The mana base is one of the things I am happiest about. Eye of Ugin makes a deck like this worse, don't play it. There are a healthy amount of lands that tap for green and colourless but mostly the green will be painful. As such you want a good amount of these but not all of them. Ash Barrens is better than the 4th pain land and I even found myself cycling it for Wastes! Kessig Wolf Run was one of the reasons I chose to build this deck as I rate it as one of the best colourless lands in cube. It is a very good top end win condition but usually comes at a more significant cost to a mana base. In this list the cost of running it is pretty negligible and that is great.
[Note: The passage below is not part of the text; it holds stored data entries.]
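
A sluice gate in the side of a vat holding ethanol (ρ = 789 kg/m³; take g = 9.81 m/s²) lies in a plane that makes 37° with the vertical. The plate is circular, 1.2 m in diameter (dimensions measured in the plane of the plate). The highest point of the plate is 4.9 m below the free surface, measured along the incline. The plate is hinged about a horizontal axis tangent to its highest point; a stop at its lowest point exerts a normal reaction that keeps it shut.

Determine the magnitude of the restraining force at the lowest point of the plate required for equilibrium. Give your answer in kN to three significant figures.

P ≈ 19.7 kN

γ = ρg = 789 × 9.81 / 1000 = 7.74009 kN/m³.
The plate makes 37° with the vertical, i.e. θ = 90° − 37° = 53° to the horizontal. Measuring y along the incline from the free-surface line, vertical depth h = y·sinθ with sinθ = 0.798636.
The centroid is at the centre, 0.6 m below the top of the plate, so y_c = 4.9 + 0.6 = 5.5 m and h_c = 5.5 × 0.798636 = 4.3925 m.
A = π(0.6)² = 1.13097 m².
Resultant F = γ·h_c·A = 7.74009 × 4.3925 × 1.13097 = 38.4511 kN.
I_c = πr⁴/4 = π × 0.6⁴/4 = 0.101788 m⁴.
Centre of pressure: y_p = y_c + I_c/(y_c·A) = 5.5 + 0.101788/(5.5 × 1.13097) = 5.5 + 0.0163637 = 5.51636 m along the plane.
The resultant acts 0.6 + 0.0163637 = 0.616364 m (along the plate) below the hinge at the top edge, so the moment about the hinge is M = F × 0.616364 = 38.4511 × 0.616364 = 23.6999 kN·m.
A normal force at the bottom, 1.2 m from the hinge, must supply this moment: P = 23.6999/1.2 = 19.7499 kN.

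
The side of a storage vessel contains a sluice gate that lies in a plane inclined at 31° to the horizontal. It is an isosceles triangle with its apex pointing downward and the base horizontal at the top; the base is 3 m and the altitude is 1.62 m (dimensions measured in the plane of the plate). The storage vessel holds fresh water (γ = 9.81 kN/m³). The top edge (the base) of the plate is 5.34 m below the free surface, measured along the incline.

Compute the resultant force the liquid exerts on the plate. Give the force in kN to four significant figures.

F ≈ 72.19 kN

γ = 9.81 kN/m³.
Let θ = 31° be the plate's angle to the horizontal; measure y along the incline from where the plane meets the free surface. Vertical depth h = y·sinθ with sinθ = 0.515038.
With the apex down, the centroid sits h/3 = 1.62/3 = 0.54 m below the base (the top edge), so y_c = 5.34 + 0.54 = 5.88 m and h_c = 5.88 × 0.515038 = 3.02842 m.
A = ½ × 3 × 1.62 = 2.43 m².
Resultant F = γ·h_c·A = 9.81 × 3.02842 × 2.43 = 72.1924 kN.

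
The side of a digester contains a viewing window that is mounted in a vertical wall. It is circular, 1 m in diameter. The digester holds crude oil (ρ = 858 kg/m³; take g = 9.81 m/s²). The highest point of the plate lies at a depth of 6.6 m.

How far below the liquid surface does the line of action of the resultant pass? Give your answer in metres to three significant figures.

γ = ρg = 858 × 9.81 / 1000 = 8.41698 kN/m³.
The centroid is at the centre, 0.5 m below the top of the plate, so the centroid depth is h_c = 6.6 + 0.5 = 7.1 m.
A = π(0.5)² = 0.785398 m².
Resultant F = γ·h_c·A = 8.41698 × 7.1 × 0.785398 = 46.9358 kN.
I_c = πr⁴/4 = π × 0.5⁴/4 = 0.0490874 m⁴.
Centre of pressure: y_p = y_c + I_c/(y_c·A) = 7.1 + 0.0490874/(7.1 × 0.785398) = 7.1 + 0.00880282 = 7.1088 m along the plane.

h_p = 7.11 m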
Part of the reason I am looking to cut the Emrakul in my next build of this is because I think I can just ride the Wolf Run in those games where I need a super game ending card. Sylvan Scrying and other such things are common in green. With access to Eldrazi Temple they are ramp, Wastelands make them disruption and Wolf Run makes them a threat. With land tutors I think I would be very happy losing the extreme top end and relying on lands to push through that win for me. Primeval Titan into Wolf Run Inkmoth Nexus has been a game plan for many a deck in many a format and that would work in this list better than most. Do not underestimate the value of Wastes either, always run one and two is not a bad way to go. Being able to find them with things like Tribe Elder and Search for Tomorrow is a very big deal.
To play with this deck felt like it was part Zoo and part green ramp. Sometimes it would just curve out with brutally all round powerful cards that it would just steamroll through any opposition. Other times it would casually ramp up to huge bomb cards while controlling what was going on. It has most of the strengths of a green ramp deck without any of the weaknesses. I didn't feel like I just needed to scoop if they made a pinger or indeed one of many hard to handle dorks with effects and abilities. I didn't feel weak to counterspells and mass removal. I felt like I had a healthy degree of options and interaction allowing me to properly play magic rather than just playing things out as the deck gives them to me. It wasn't just that this deck was seemingly very powerful that I was so drawn to it, it had far more to do with having a solid rounded feel, reduced weak spots and a greatly increased range and depth of options. The only real downside of it is that it might be a little too reliant on narrow cards to be a good inclusion in a drafting cube. I presently have most of these cards in my drafting cube and have had this kind of deck made a couple of times which is promising. It is far more than most of my "exotic" decks get in the limited formats. This is generic enough in its use of cards to be a viable deck for limited cubing and a powerful enough one for constructed cubing.